Так началась его жизнь гулящего. Он много испытал, перевидал. Его ещё не раз били, но то было уже за дело. Так даже он сам считал. Его рука свободно тянулась теперь за всем, что он замечал и полагал, что это было нужно ему. Всё заключалось для него теперь лишь в умении вовремя смыться… Однажды он познакомился с монахом. Тот бродяжничал почище босоногих кармелитов. На жизнь, однако, он зарабатывал трудом: то там, то тут напишет кому понадобится письмецо, бывало челобитную, а то и тяжбу к мировому. За это он имел кусок чёрного хлеба, но не на каждый день. И у него, у того монаха, он обучился грамоте. Попробовал он было ею тоже добывать свой хлеб насущный. Но вскоре жизнь показала ему, что с наукой скорее с голоду умрёшь, чем зажиреешь. И он опять вспомнил своё старое ремесло… Потом он нанимался учительствовать к шляхтичам, к тем, кто был не в ладах с грамотой. Там он выдавал себя за поповича, вспомнив, что отец не только чинил, но ещё читал проповеди в сельской церквушке, убогой, обнищавшей. Даже церковные словечки стали выскакивать из него сами собой, хотя о них не думал он. От одного шляхтича он перебирался к другому. О нём уже и слухи стали расходиться по всем окрестностям. И вот, когда вроде бы всё шло у него гладко, подвернулась та панночка. У неё, у юной, и грудка-то едва лишь пробивалась. От сытой жизни, однако, кровь рано взыграла в ней. Плоть, торжествуя, заявила на неё свои права… И он попался… Когда он объяснял ей буквы и слоги, из них собирал слова и говорил, она упорно смотрела на него, обшаривала жадным взглядом. Огонь желаний вспыхивал в её глазах и там метался. И ножка её, ещё безумной, невольно тянулась к его ноге, её касалась и трепетала, отскакивала боязливо. Но вот вновь тянется она и жмётся, страсть в теле, ещё не развившемся, её корёжит… А потом случился тот грех… Она краснела, затем бледнела и млела, страстно млела, уткнувшись в него, пыхтела… Что было с панночкой? Она расцвела, бутон колкой розы вдруг распустился. И её родители заметили тотчас же это… И вот он уже сидит в тюрьме, в холодной… Вот тут и появился пан Меховецкий… Но теперь он, как бес, смутил его…

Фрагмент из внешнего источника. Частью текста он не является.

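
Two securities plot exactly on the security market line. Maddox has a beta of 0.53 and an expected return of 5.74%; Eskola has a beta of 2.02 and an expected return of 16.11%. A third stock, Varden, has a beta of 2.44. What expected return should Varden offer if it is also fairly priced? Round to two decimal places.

19.03%

MRP (SML slope) = (16.11% − 5.74%) / (2.02 − 0.53) = 10.37% / 1.49 = 6.9597%
R_f (intercept) = 5.74% − 0.53 × 6.9597% = 2.0514%
E(R_Varden) = R_f + β × MRP = 2.0514% + 2.44 × 6.9597% = 19.03%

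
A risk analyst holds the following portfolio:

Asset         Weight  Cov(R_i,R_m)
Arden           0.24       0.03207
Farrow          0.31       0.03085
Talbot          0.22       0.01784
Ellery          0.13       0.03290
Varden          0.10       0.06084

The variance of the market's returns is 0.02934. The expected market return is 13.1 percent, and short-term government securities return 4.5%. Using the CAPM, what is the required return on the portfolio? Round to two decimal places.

13.75%

β_Arden = 0.03207 / 0.02934 = 1.0930
β_Farrow = 0.03085 / 0.02934 = 1.0515
β_Talbot = 0.01784 / 0.02934 = 0.6080
β_Ellery = 0.03290 / 0.02934 = 1.1213
β_Varden = 0.06084 / 0.02934 = 2.0736
β_P = Σ w_i β_i = 0.24×1.0930 + 0.31×1.0515 + 0.22×0.6080 + 0.13×1.1213 + 0.10×2.0736 = 1.0752
MRP = 13.1% − 4.5% = 8.60%
E(R_P) = R_f + β_P × MRP = 4.5% + 1.0752 × 8.6% = 13.75%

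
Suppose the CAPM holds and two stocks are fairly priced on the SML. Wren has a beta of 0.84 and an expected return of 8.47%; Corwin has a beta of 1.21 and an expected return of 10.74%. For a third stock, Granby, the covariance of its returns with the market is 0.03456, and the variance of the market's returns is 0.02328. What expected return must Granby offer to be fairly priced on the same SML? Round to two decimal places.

12.42%

MRP = (10.74% − 8.47%) / (1.21 − 0.84) = 6.1351%
R_f = 8.47% − 0.84 × 6.1351% = 3.3165%
β_Granby = Cov / Var(R_m) = 0.03456 / 0.02328 = 1.4845
E(R_Granby) = R_f + β × MRP = 3.3165% + 1.4845 × 6.1351% = 12.42%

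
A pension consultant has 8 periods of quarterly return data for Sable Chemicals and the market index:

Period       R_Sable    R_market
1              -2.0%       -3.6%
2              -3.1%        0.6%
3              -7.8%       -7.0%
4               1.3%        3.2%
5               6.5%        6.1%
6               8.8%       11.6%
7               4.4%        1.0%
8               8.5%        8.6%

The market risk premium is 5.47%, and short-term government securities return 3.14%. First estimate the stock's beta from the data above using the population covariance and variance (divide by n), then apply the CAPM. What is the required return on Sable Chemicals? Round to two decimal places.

8.08%

Mean R_i = (-2.0 − 3.1 − 7.8 + 1.3 + 6.5 + 8.8 + 4.4 + 8.5) / 8 = 2.0750%
Mean R_m = (-3.6 + 0.6 − 7.0 + 3.2 + 6.1 + 11.6 + 1.0 + 8.6) / 8 = 2.5625%
Σ(R_i − R̄_i)(R_m − R̄_m) = 240.7925  ⇒  Cov = 240.7925 / 8 = 30.0991
Σ(R_m − R̄_m)² = 266.7588  ⇒  Var(R_m) = 266.7588 / 8 = 33.3449
β = Cov / Var(R_m) = 30.0991 / 33.3449 = 0.9027
E(R) = R_f + β × MRP = 3.14% + 0.9027 × 5.47% = 8.08%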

Его воспоминания прервали его ближние. Они шумно полезли в шатёр. К нему тут же подкатился шут, уселся у его ног, рядом с Пахомкиным креслом, и звякнул бубенцами на своём пёстром колпаке.

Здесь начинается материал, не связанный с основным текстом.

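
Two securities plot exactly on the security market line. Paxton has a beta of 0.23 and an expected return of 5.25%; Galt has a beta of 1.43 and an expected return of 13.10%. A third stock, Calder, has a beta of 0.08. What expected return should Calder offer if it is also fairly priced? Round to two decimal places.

MRP (SML slope) = (13.10% − 5.25%) / (1.43 − 0.23) = 7.85% / 1.20 = 6.5417%
R_f (intercept) = 5.25% − 0.23 × 6.5417% = 3.7454%
E(R_Calder) = R_f + β × MRP = 3.7454% + 0.08 × 6.5417% = 4.27%

4.27%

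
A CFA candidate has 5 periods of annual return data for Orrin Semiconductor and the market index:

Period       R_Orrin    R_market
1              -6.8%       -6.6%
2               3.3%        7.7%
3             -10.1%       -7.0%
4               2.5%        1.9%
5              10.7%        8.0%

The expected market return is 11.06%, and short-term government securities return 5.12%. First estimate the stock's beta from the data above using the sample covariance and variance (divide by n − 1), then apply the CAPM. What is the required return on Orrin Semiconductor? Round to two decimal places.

11.48%

Mean R_i = (-6.8 + 3.3 − 10.1 + 2.5 + 10.7) / 5 = -0.0800%
Mean R_m = (-6.6 + 7.7 − 7.0 + 1.9 + 8.0) / 5 = 0.8000%
Σ(R_i − R̄_i)(R_m − R̄_m) = 231.6600  ⇒  Cov = 231.6600 / 4 = 57.9150
Σ(R_m − R̄_m)² = 216.2600  ⇒  Var(R_m) = 216.2600 / 4 = 54.0650
β = Cov / Var(R_m) = 57.9150 / 54.0650 = 1.0712
MRP = 11.06% − 5.12% = 5.94%
E(R) = R_f + β × MRP = 5.12% + 1.0712 × 5.94% = 11.48%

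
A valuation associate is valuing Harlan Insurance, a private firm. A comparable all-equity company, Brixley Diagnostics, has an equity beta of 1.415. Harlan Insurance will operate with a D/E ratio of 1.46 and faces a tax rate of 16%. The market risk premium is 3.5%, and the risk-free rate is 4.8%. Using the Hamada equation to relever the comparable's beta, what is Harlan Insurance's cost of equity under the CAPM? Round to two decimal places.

β_L = β_U × [1 + (1 − t)(D/E)] = 1.415 × [1 + (1 − 0.16) × 1.46]
    = 1.415 × [1 + 0.84 × 1.46] = 1.415 × 2.2264 = 3.1504
E(R) = R_f + β_L × MRP = 4.8% + 3.1504 × 3.5% = 15.83%

15.83%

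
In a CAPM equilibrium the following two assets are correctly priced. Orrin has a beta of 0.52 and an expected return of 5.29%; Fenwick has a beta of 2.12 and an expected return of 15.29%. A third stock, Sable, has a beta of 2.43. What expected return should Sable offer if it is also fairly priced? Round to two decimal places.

17.23%

MRP (SML slope) = (15.29% − 5.29%) / (2.12 − 0.52) = 10.00% / 1.60 = 6.2500%
R_f (intercept) = 5.29% − 0.52 × 6.2500% = 2.0400%
E(R_Sable) = R_f + β × MRP = 2.0400% + 2.43 × 6.2500% = 17.23%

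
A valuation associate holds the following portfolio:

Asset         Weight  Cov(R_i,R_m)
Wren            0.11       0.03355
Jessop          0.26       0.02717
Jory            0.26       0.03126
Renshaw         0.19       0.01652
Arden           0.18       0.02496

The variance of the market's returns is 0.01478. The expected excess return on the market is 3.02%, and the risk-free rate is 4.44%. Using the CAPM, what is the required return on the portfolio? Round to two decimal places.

β_Wren = 0.03355 / 0.01478 = 2.2700
β_Jessop = 0.02717 / 0.01478 = 1.8383
β_Jory = 0.03126 / 0.01478 = 2.1150
β_Renshaw = 0.01652 / 0.01478 = 1.1177
β_Arden = 0.02496 / 0.01478 = 1.6888
β_P = Σ w_i β_i = 0.11×2.2700 + 0.26×1.8383 + 0.26×2.1150 + 0.19×1.1177 + 0.18×1.6888 = 1.7939
E(R_P) = R_f + β_P × MRP = 4.44% + 1.7939 × 3.02% = 9.86%

9.86%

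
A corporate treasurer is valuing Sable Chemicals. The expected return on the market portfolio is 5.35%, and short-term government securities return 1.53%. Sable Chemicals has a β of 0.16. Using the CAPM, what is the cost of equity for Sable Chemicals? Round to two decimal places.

2.14%

Market risk premium = E(R_m) − R_f = 5.35% − 1.53% = 3.82%
E(R) = R_f + β × MRP = 1.53% + 0.16 × 3.82% = 2.14%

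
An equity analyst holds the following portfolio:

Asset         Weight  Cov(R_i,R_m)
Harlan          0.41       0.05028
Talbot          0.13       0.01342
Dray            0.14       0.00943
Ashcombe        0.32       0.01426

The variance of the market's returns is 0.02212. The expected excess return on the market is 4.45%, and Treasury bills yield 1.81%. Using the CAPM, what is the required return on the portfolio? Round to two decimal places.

7.49%

β_Harlan = 0.05028 / 0.02212 = 2.2731
β_Talbot = 0.01342 / 0.02212 = 0.6067
β_Dray = 0.00943 / 0.02212 = 0.4263
β_Ashcombe = 0.01426 / 0.02212 = 0.6447
β_P = Σ w_i β_i = 0.41×2.2731 + 0.13×0.6067 + 0.14×0.4263 + 0.32×0.6447 = 1.2768
E(R_P) = R_f + β_P × MRP = 1.81% + 1.2768 × 4.45% = 7.49%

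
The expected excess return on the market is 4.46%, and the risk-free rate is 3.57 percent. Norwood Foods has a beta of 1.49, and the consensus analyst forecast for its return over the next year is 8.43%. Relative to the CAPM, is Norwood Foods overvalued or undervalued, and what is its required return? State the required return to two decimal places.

Overvalued; required return 10.22%

Required return = R_f + β·MRP = 3.57% + 1.49 × 4.46% = 10.22%
Forecast 8.43% < required 10.22% → the stock plots below the SML → overvalued.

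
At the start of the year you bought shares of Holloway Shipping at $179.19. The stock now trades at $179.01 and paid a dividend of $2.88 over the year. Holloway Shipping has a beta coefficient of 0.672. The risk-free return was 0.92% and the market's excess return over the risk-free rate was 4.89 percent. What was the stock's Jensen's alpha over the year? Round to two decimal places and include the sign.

-2.70%

Realised HPR = (P1 + D1 − P0) / P0 = (179.01 + 2.88 − 179.19) / 179.19 = 2.70 / 179.19 = 1.5068%
CAPM required = R_f + β·MRP = 0.92% + 0.672 × 4.89% = 4.20608%
α = realised − required = 1.5068% − 4.20608% = -2.70%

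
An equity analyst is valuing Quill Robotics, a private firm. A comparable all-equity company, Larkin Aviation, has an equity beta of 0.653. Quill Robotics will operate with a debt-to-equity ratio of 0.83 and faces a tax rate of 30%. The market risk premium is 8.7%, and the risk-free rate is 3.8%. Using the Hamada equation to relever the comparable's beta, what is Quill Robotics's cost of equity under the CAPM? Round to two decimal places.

β_L = β_U × [1 + (1 − t)(D/E)] = 0.653 × [1 + (1 − 0.30) × 0.83]
    = 0.653 × [1 + 0.70 × 0.83] = 0.653 × 1.5810 = 1.0324
E(R) = R_f + β_L × MRP = 3.8% + 1.0324 × 8.7% = 12.78%

12.78%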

И тотчас же в шатёр вошёл ротмистр, как будто услышал вот этот зов его. Вошёл он не один, с поручиком. Ротмистр был серым, неприметным, из тех, с которых скатывается взгляд, а память ни за что не может уцепиться. Но каблуками щёлкнул браво он.
— Ротмистр Пшонка, государь! К вашей светлости от пана гетмана послан из Ростова митрополит!

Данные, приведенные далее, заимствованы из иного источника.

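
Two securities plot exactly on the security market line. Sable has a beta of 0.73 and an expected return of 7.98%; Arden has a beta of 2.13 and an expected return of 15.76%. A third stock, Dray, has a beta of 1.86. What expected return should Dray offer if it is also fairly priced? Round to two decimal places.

MRP (SML slope) = (15.76% − 7.98%) / (2.13 − 0.73) = 7.78% / 1.40 = 5.5571%
R_f (intercept) = 7.98% − 0.73 × 5.5571% = 3.9233%
E(R_Dray) = R_f + β × MRP = 3.9233% + 1.86 × 5.5571% = 14.26%

14.26%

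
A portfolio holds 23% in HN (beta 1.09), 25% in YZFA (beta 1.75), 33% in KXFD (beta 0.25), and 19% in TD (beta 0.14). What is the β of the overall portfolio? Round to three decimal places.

0.797

β_P = Σ w_i β_i = 0.23×1.09 + 0.25×1.75 + 0.33×0.25 + 0.19×0.14 = 0.7973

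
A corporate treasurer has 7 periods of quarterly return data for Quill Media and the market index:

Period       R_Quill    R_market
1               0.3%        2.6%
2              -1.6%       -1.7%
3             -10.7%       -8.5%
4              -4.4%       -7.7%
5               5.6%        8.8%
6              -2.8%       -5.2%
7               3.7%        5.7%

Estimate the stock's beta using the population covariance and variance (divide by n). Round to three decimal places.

0.750

Mean R_i = (0.3 − 1.6 − 10.7 − 4.4 + 5.6 − 2.8 + 3.7) / 7 = -1.4143%
Mean R_m = (2.6 − 1.7 − 8.5 − 7.7 + 8.8 − 5.2 + 5.7) / 7 = -0.8571%
Σ(R_i − R̄_i)(R_m − R̄_m) = 204.7743  ⇒  Cov = 204.7743 / 7 = 29.2535
Σ(R_m − R̄_m)² = 273.0171  ⇒  Var(R_m) = 273.0171 / 7 = 39.0024
β = Cov / Var(R_m) = 29.2535 / 39.0024 = 0.7500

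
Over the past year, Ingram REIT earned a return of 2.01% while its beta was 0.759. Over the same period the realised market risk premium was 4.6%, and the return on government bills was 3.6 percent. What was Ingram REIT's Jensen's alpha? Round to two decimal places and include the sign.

CAPM benchmark = R_f + β(R_m − R_f) = 3.6% + 0.759 × 4.6% = 7.0914%
α = actual − benchmark = 2.01% − 7.0914% = -5.08%

-5.08%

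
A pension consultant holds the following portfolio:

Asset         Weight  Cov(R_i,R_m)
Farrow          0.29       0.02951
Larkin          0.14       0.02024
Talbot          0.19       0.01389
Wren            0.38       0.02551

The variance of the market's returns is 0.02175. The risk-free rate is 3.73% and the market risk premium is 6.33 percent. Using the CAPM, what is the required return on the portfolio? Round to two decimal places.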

И он подал знак поручику. Тот вышел из шатра и тут же ввёл в него какого-то пустынника, а может быть, юродивого.
Так с первого взгляда Матюшка окрестил представшего перед ним.
«Пустынник» был плохо одет, но строен был. Заметно было это даже под старенькой одеждой: на нём топорщился засаленный кафтан, и в грязи были стоптанные сапоги. А шапка, шапка-то! Меховой колпак татарский, на все сезоны годный. Борода же, с проседью, длинная и жёсткая, торчала вперёд, выдавая характер дерзкий, неуступчивый. Черты лица, однако, были правильными у него и броскими, осанка тоже производила впечатление.
«Хотя!.. Да нет, он просто плечи опустил…»
Глаза не прятал он, митрополит, и незаметно было в них религиозного смирения. В них жизнь была, она терзала ещё вовсю его. Он остановился у входа в шатёр, у лощёного полога, и тот не преминул ударить по лодыжкам и его тоже.
Матюшка и не думал подходить к нему, вот к этому митрополиту, вернее, пленнику его. Пока всё было неизвестно, получится ли что-нибудь у них, договорятся ли они… Но тут он невольно заметил, как стоял Трубецкой. Тот жался в уголке шатра, ютился там, как будто хотел спрятаться, и отводил глаза от митрополита, хотя тот не смотрел в его сторону.